Le terme "coups de poing" est à peine une exagération. En effet, le fait le plus marquant de la soirée fut sans doute un volume sonore complètement démentiel (ce fut encore pire pour Sunn 0))). Pour tout dire, armé de mes bouchons comme d'un bouclier, je me sentais l'âme d'un aventurier à qui les progrès de la science ont permis d'explorer un milieu hostile jusque là inaccessible (le fond de la Fosse des Mariannes, le cratère d'un volcan en éruption, le centre de la Terre ou le coeur d'un réacteur nucléaire...ce genre de choses). Au premier rang, impassible face aux impitoyables assauts sonores venant des amplis qui me faisaient face, je contemplais avec amusement le grand ordonnateur de ce chaos absurde : malingre, une parfaite tête de nerd, barbe blonde fournie et de grandes lunettes. A le regarder ainsi tenter d'assommer les spectateurs à coups de décibels.
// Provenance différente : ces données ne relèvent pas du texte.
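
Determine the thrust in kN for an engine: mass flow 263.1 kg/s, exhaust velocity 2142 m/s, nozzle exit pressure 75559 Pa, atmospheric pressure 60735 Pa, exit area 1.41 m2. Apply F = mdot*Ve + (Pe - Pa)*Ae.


F = 263.1 * 2142 + (75559 - 60735) * 1.41 = 584462.0 N = 584.5 kN

584.5 kN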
Je me demandais quel traumatisme d'enfance avait bien pu pousser ce qui était sans doute une adorable bambin rieur à créer une musique aussi inhumaine. Aurait-il été humilié à l'école primaire par ses condisciples parce qu'il ne parvenait pas à chanter l'hymne national dans le ton ? Son père aurait-il abandonné sa mère à 5 ans pour refaire sa vie avec une prof de piano classique ? Qui sait.
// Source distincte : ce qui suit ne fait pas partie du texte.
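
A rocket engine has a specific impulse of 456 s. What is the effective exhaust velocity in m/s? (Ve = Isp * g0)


Ve = Isp * g0 = 456 * 9.81 = 4473.4 m/s

4473.4 m/s


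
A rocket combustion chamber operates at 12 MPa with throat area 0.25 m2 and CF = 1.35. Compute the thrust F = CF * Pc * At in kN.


F = 1.35 * 12e6 * 0.25 = 4.0500e+06 N = 4050.0 kN

4050.0 kN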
A le voir pourtant, une chose est sûre. Il n'est pas là pour rigoler et tous ses gestes, quelque aléatoires qu'ils semblent être, sont effectués avec un sérieux papal. Debout derrière une table couverte de fils, de boîtiers colorés et d'un iMac, il tourne des boutons, joue avec sa souris et brandit devant son visage un fil électrique, tentant de dénicher l'interférence la plus destructrice ou le son le plus cataclysmique, comme un entomologiste chasse l'Apollon ou le Grand-Nacré avec un filet.
Tout tend vers un seul but : déstabiliser le spectateur en permanence et donner l'illusion que l'aléatoire règne en maître. Toute tentative de construction dans la durée serait en effet perçue comme une honteuse capitulation face aux diktats des musiques faciles, de celles qui trompent l'auditeur en le baignant dans un confort factice....et John ne mange pas de ce pain-là. De ce point de vue, je pense qu'il peut être satisfait de son concert. Sa réputation est sauve. A aucun moment, je n'ai eu l'impression d'assister à un DJ-set de David Guetta.
Cela dit, trente minutes de concert, ce n'est pas trop long et cela permet de se faire une assez bonne idée de ce que John Wiese tente de créer. D'ailleurs, je ne me suis pas ennuyé. Bien que je continue à penser que tout cela n'a pas grand intérêt, je suis finalement plutôt content d'avoir assisté à ce concert. Il faut vivre d'expériences et j'ai toujours eu envie de me frotter au moins une fois à tous les genres. D'ailleurs, peut-être irai-je un jour voir Cradle of Filth, Lorie ou André Rieu si l'occasion se présente.
1 commentaire:
ouh la. en effet, c'est du lourd. impressionnant.
ps: "Voilà. En gros, c'était ça. En moins mélodique."!!!